Da minha parte, fiquei contente ao ver a Queen pegar no Wabash, não só porque permitirá que mais gente jogue um jogo que eu acho muito bom, mas também porque isto é um grande incentivo para que a winsome continue a publicar jogos.

Tenho é pena que não peguem também no Preussische Ostbahn e no Pampas Railroads, que também parecem muito bons. Felizmente o Pampas está lá em casa à espera da sua vez de ser jogado... ;)

Duarte disse...

Ora cá estou eu finalmente a largar uma posta depois de já o ter jogado. Em primeiro lugar obrigado Zorg pela review, ao nível que sempre nos habituaste.

Gostei muito do jogo, especialmente pelo facto de lhe antever um belo potencial de rejogabilidade. Nestes primeiros jogos p.ex.não existiram bloqueios, táctica que a ser bem empregue pode deixar uma ou outra companhia sem possibilidades de grandes investimentos.

Foram 2 jogos muito limpinhos, tudo muito certinho mas sem nenhuma companhia a chegar a Chicago, acabando o jogo uma vez por falta de shares e outra por se esgotarem os developments.

No jogo realizado com heavy gamers (o outro foi com casuals), acabei por ganhar com apenas 2 shares beneficiando do coração do jogo, que são as alianças temporárias que vão emergindo e das quais me aproveitei. Penso que é impossível ganhar um jogo apostando numa variante de Lobo Solitário como o Vital apostou nos primeiros turnos.

No que toca aos assuntos da produção, também estou naturalmente satisfeito com a possibilidade de o jogar na versão da Queen.

Paulo, imagina tu, que a Queen nunca pegava neste jogo?
Eras das poucas pessoas a nível mundial que o poderiam jogar ... Previlégio? Elitismo? Parece-me a mim que é o preço a pagar pelos jogos da Winsome, justo ou não cabe a comprador decidir, especialmente porque as regras nunca são publicadas em lado nenhum e a compra é sempre feita às cegas.

Julgo que não te deves sentir enganado, porque acredito que quando o lançaram originalmente nunca pensaram que o mesmo poderia ter o sucesso que alcançou.
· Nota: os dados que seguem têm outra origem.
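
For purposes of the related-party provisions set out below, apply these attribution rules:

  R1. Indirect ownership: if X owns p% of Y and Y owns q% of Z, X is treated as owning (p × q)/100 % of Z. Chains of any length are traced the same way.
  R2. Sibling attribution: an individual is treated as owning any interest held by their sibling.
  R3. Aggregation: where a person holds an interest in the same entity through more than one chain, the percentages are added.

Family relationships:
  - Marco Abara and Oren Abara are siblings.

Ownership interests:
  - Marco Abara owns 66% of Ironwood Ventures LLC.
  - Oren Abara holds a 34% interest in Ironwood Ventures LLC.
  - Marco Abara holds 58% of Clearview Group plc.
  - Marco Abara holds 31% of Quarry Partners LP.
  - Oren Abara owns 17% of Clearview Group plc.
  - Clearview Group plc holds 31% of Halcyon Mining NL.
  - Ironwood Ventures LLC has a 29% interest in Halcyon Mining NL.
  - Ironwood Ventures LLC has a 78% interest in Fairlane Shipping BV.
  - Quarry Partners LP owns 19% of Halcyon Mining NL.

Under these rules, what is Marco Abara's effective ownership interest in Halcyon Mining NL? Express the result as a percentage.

By sibling attribution (R2), Marco Abara is treated as also owning Oren Abara's interest in Clearview Group plc, giving 58% + 17% = 75%.
By sibling attribution (R2), Marco Abara is treated as also owning Oren Abara's interest in Ironwood Ventures LLC, giving 66% + 34% = 100%.
Chain via Clearview Group plc (R1): 75% × 31% = 23.25% of Halcyon Mining NL.
Chain via Ironwood Ventures LLC (R1): 100% × 29% = 29% of Halcyon Mining NL.
Chain via Quarry Partners LP (R1): 31% × 19% = 5.89% of Halcyon Mining NL.
Aggregating (R3): 23.25% + 29% + 5.89% = 58.14%.

58.14%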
Afinal de contas a Winsome já lançou mais de 50 jogos e contam-se pelos dedos de uma mão, aqueles que tiveram um tratamento semelhante.

Eu como sabes e graças a ti, que muito agradeço, tenho o set da Winsome deste ano o qual apenas comprei pela expansão do AoS, mas pelo que já li do Preussische Ostbahn também parece boa malha!